O remédio produziu um efeito galvânico. Um tremor violento sacudiu os membros do velho, os seus olhos abriram-se com expressão assustadora, soltou um suspiro que mais parecia um grito e em seguida todo aquele corpo trémulo voltou pouco a pouco à imobilidade.
Somente os olhos permaneceram abertos.
Passaram meia hora, uma hora, hora e meia. Durante esta hora e meia de angústia, Edmond, inclinado sobre o amigo com a mão no seu coração, sentiu sucessivamente aquele corpo arrefecer e as pulsações do coração, cada vez mais abafadas e profundas, extinguirem-se.
Por fim, nada sobreviveu; o derradeiro batimento do coração cessou, o rosto enlivideceu e os olhos ficaram abertos, mas o olhar morreu.
Eram seis horas da manhã, o Sol começava a romper e os seus raios mortiços invadiam a masmorra e faziam empalidecer a luz prestes a extinguir-se da candeia. Reflexos estranhos passavam pelo rosto do cadáver, dando-lhe de vez em quando aparências de vida. Enquanto durou aquela luta do dia e da noite, Dantès ainda pôde duvidar; mas logo que o dia levou a melhor compreendeu que estava sozinho com um cadáver.
Então, apoderou-se de si um terror profundo e invencível. Não se atreveu mais a apertar aquela mão que pendia fora da cama, nem ousou mais pousar os olhos naqueles olhos fixos e brancos que tentou várias vezes, mas inutilmente, fechar, e que se reabriam sempre. Apagou a lamparina, escondeu-a cuidadosamentee fugiu, tendo o cuidado de colocar o melhor possível a laje por cima da cabeça.
Aliás, era tempo, pois o carcereiro aproximava-se.
Desta vez começou a sua visita por Dantès. Depois de sair da sua cela, dirigiu-se para a de Faria, a quem ia levar o pequeno-almoço e roupa.
Nada indicava no homem que tivesse conhecimento do que acontecera.
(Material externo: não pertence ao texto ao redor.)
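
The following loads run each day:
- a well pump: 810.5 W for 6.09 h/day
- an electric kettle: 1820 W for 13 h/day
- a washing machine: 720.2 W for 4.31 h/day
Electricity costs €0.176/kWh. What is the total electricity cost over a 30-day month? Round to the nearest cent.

€167.38

well pump: 810.5 W × 6.09 h × 30 d = 148,078 Wh = 148.1 kWh
electric kettle: 1820 W × 13 h × 30 d = 709,800 Wh = 709.8 kWh
washing machine: 720.2 W × 4.31 h × 30 d = 93,122 Wh = 93.12 kWh
Total energy = 148.1 + 709.8 + 93.12 = 951 kWh
Cost = 951 kWh × €0.176 = €167.38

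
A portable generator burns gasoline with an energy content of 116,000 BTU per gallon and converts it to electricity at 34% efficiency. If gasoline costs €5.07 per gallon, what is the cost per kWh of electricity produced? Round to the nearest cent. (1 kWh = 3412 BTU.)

€0.44

Electrical output per gallon = 116,000 BTU × 0.34 / 3412 BTU/kWh = 11.56 kWh
Cost per kWh = €5.07 / 11.56 kWh = €0.439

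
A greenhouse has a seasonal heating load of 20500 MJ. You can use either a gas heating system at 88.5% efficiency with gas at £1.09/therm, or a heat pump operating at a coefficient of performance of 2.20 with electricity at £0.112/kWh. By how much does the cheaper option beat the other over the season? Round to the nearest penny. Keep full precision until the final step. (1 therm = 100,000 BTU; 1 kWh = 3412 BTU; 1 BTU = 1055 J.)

£50.60

Heat load = 20500 MJ = 20,500,000,000 J / 1055 = 19,431,280 BTU
Gas: input = 19,431,280 / 0.885 = 21,956,248 BTU = 219.6 therm → 219.6 × £1.09 = £239.32
Heat pump: 19,431,280 BTU / 3412 = 5,695 kWh heat; / 2.20 = 2,589 kWh in → × £0.112 = £289.93
Difference = |£239.32 − £289.93| = £50.60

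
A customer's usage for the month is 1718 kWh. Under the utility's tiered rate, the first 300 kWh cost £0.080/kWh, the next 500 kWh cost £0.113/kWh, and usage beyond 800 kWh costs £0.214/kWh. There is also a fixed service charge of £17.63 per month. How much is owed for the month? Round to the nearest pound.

£295

First 300 kWh × £0.080 = £24.00
Next 500 kWh × £0.113 = £56.50
Remaining 918 kWh × £0.214 = £196.45
Energy charge = £276.95; + service £17.63 = £294.58 ≈ £295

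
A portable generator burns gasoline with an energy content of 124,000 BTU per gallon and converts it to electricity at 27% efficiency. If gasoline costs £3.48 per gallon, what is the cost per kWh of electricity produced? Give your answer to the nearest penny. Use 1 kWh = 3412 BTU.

Electrical output per gallon = 124,000 BTU × 0.27 / 3412 BTU/kWh = 9.812 kWh
Cost per kWh = £3.48 / 9.812 kWh = £0.355

£0.35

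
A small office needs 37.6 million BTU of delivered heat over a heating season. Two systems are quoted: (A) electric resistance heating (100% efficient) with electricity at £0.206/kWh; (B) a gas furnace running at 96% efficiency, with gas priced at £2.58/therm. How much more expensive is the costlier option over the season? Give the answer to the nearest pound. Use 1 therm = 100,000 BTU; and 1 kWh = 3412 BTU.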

Saiu.
Dantès foi então dominado por uma indizível impaciência de saber o que se iria passar na cela do seu pobre amigo. Voltou portanto a entrar na galeria subterrânea e chegou a tempo de ouvir as exclamações do carcereiro, que pedia socorro.
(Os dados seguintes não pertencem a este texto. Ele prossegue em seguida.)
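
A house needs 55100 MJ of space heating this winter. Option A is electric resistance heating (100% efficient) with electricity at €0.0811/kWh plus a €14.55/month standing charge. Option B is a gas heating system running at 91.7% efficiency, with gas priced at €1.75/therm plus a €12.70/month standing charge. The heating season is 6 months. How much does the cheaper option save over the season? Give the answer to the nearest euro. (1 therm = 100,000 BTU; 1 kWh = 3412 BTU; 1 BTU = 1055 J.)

Heat load = 55100 MJ = 55,100,000,000 J / 1055 = 52,227,488 BTU
Gas: input = 52,227,488 / 0.917 = 56,954,731 BTU = 569.5 therm → 569.5 × €1.75 = €996.71; + 6 × €12.70 standing = €1,072.91
Electric: 52,227,488 BTU / 3412 = 15,310 kWh → × €0.0811 = €1,241.40; + 6 × €14.55 standing = €1,328.70
Difference = |€1,072.91 − €1,328.70| = €255.79 ≈ €256

€256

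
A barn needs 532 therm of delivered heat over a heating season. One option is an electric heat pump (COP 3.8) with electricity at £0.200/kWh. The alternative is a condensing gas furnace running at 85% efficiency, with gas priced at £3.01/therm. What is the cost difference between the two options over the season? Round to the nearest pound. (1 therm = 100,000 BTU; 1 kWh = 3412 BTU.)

Heat load = 532 therm × 100,000 = 53,200,000 BTU
Gas: input = 53,200,000 / 0.850 = 62,588,235 BTU = 625.9 therm → 625.9 × £3.01 = £1,883.91
Heat pump: 53,200,000 BTU / 3412 = 15,590 kWh heat; / 3.8 = 4,103 kWh in → × £0.200 = £820.63
Difference = |£1,883.91 − £820.63| = £1,063.27 ≈ £1063

£1063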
Não tardaram a entrar os outros carcereiros. Em seguida ouviram-se os passos pesados e regulares habituais dos soldados, mesmo fora do serviço. Atrás dos soldados chegou o governador.
Edmond ouviu o ruído da cama ao sacudirem o cadáver. Ouviu também o governador ordenar que lhe deitassem água na cara e depois, vendo que apesar disso o prisioneiro não dava acordo de si, mandar chamar o médico.
O governador saiu. Aos ouvidos de Dantès chegaram algumas palavras de compaixão de mistura com risos de troça.
- Pronto, pronto - dizia um -, o louco foi juntar-se aos seus tesouros. Boa viagem!